Love between a rent boy and a middle aged man, an absent father returns, love overcomes obstacles, and a mind and body split… it’s our final reviews bulletin from the International Dublin Gay Theatre Festival.
A Peculiar Arrangement ***
This unlikely love story between a closeted, middle-aged man and a rent boy, written and directed by Paul Winters, has lots of funny lines and is at it’s strongest in the banter between the two leads. Steven Masterson as rent boy, John, has lovely comic timing, while Blaise Reid’s Mike, is sympathetic in his emotional confusion.
The rent boy and the closet case are stock characters in gay theatre, however, and if you use them, there has to be a very good reason. At no point in Winters’ script does dull, staid Mike ever discuss his new love object’s career choice, which seems very unlikely. And while it’s true that many men come out later in life, desire almost always has deep and long roots. Mike’s sexual realisation seems to emerge out of nowhere, without any context. I didn’t buy it.
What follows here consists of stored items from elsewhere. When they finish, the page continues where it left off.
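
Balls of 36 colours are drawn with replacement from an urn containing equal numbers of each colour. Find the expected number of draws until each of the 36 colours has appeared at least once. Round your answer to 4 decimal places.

The wait to go from k to k+1 distinct colours is geometric with mean 36/(36-k).
E[T] = 36/36 + 36/35 + 36/34 + ... + 36/2 + 36/1 = 36·H_{36}.
H_{36} = 4.17456, so E[T] = 150.28413.

150.2841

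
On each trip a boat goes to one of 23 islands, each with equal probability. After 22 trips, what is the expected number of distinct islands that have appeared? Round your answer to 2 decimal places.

14.35

For each island, P(seen in 22 trips) = 1 - (22/23)^22 = 0.624.
By linearity of expectation, E[distinct seen] = 23·(1 - (22/23)^22) = 14.350.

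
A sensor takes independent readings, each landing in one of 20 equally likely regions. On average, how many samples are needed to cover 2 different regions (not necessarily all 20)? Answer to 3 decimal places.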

Winters can write very good dialogue, and at times I was reminded of Roddy Doyle’s excellent Two Pints series on Facebook. I would have loved more of Mike and John just shooting the breeze, with their backstory emerging through that. The characters and performances are strong enough not to need a tenuous plot dragging them down.
‘A Peculiar Arrangement’ continues at the Pearse Centre until May 13 at 9pm, with a matinee on Saturday at 2.30pm. tickets here.
Lines in the Sand ****
Whilst father-son relationships loom large in a lot of theatre, it is unusual for one to focus on one between a young gay man and his until-now, absent and unknown dad. This finely written piece by Jim Dalglish makes a successful attempt to fill that gap.
The troubled teen here, played beautifully by Nick Bucchianeri, sarcastic and raging one moment, frightened and tearful the next, is saved from a savage attack by a mysterious stranger. Played with subtlety and grace by Tony Travostino, this man seems just a little too interested in the boy for it to be healthy.
The complexity of the characters’ lives emerges in a way that makes even the off-stage ones seem real, so though the boy’s unseen mother is at first presented as a woefully neglectful parent, by the end of the play you have an unexpected empathy for her and the choices she has made. It requires very skillful writing to achieve that.
A special mention must go to the beautiful, line-drawn graphics by Jackie Reeves that form the backdrop of the play, and are very effective in creating the different settings. Recommended.
‘Lines In The Sand’ continues at the Pearse centre until May 13th at 7.30pm with a matinee on Saturday 13th at 4.00pm, tickets here.
Love Trumps Everything *** How We Glow *****
The appearance of Trump in the title Love Trumps Everything, has nothing to do with the orange man in the Whitehouse. Instead, it’s the thread that loosely binds three short plays where love overcomes life’s unavoidable obstacles. The first layer in this sandwich is Carolyn Gage’s ‘Calamity Jane Sends a Message to Her Daughter’, an intriguing story, brilliantly delivered by Maria Blaney and well directed by Philippa Alford. If it wasn’t altogether clear to me how this piece fitted into an LGBT festival, that’s no matter.
The sandwich filling is light. Kathleen Warnock gives us a personal insight into her journey to equal marriage with ‘How To Get Married in Five Steps and 17 Years’. And then, we are topped with Candice Perry’s ‘Made in Heaven’. This is a very amusing tale which suggests that in heaven, the big G will make sure we spend eternity with the right partner, even if it’s not who think it is!
A welcome accompaniment to these pieces is How We Glow, a cleverly crafted verbatim script woven from interviews with LGBT youth in New York. It is wonderfully performed by a bunch of bright, beautiful actors and certainly left me with reassurance that the kids really are alright.
Much credit to Jamila Humphrie and Emily Schorr Lesnick for this refreshing and important social document.
‘Love Trumps Everything’ and ‘How We Glow’ continue at the Teacher’s Club until May 13 at 7.30pm, with a matinee on Saturday at 2.30pm, tickets here.
Aren’t we all looking for body and mind balance? Well, as an alternative to your weekly yoga class come and have a look this little piece of theatrical beauty.
Spool is super clever two-hander with the most interesting of characters, Mind and Body. The two are very close – they’ve spent all their lives together for Christ’s sake – but unfortunately they don’t seem to be getting on so well of late. Mind has a bit of a superiority complex and doesn’t seem to appreciate the amazing contribution of Body.
With great hilarity, the pair decide to go their separate ways. Finally, freed of the shackles of the other, they can pursue their dreams without impediment. Or can they?
This is a delightful story, exquisitely written, directed and played by Otto Farrant and Finn Cooke. Gorgeous choreography, music and staging ensure all our senses are satisfied as we immerse ourselves in the wonderful world of the play and yearn for a reconciliation of the troubled pair. It’s a must-see.
Spool continues at the Teacher’s Club until May 13 at 9pm, with a matinee on Saturday at 4pm, tickets here.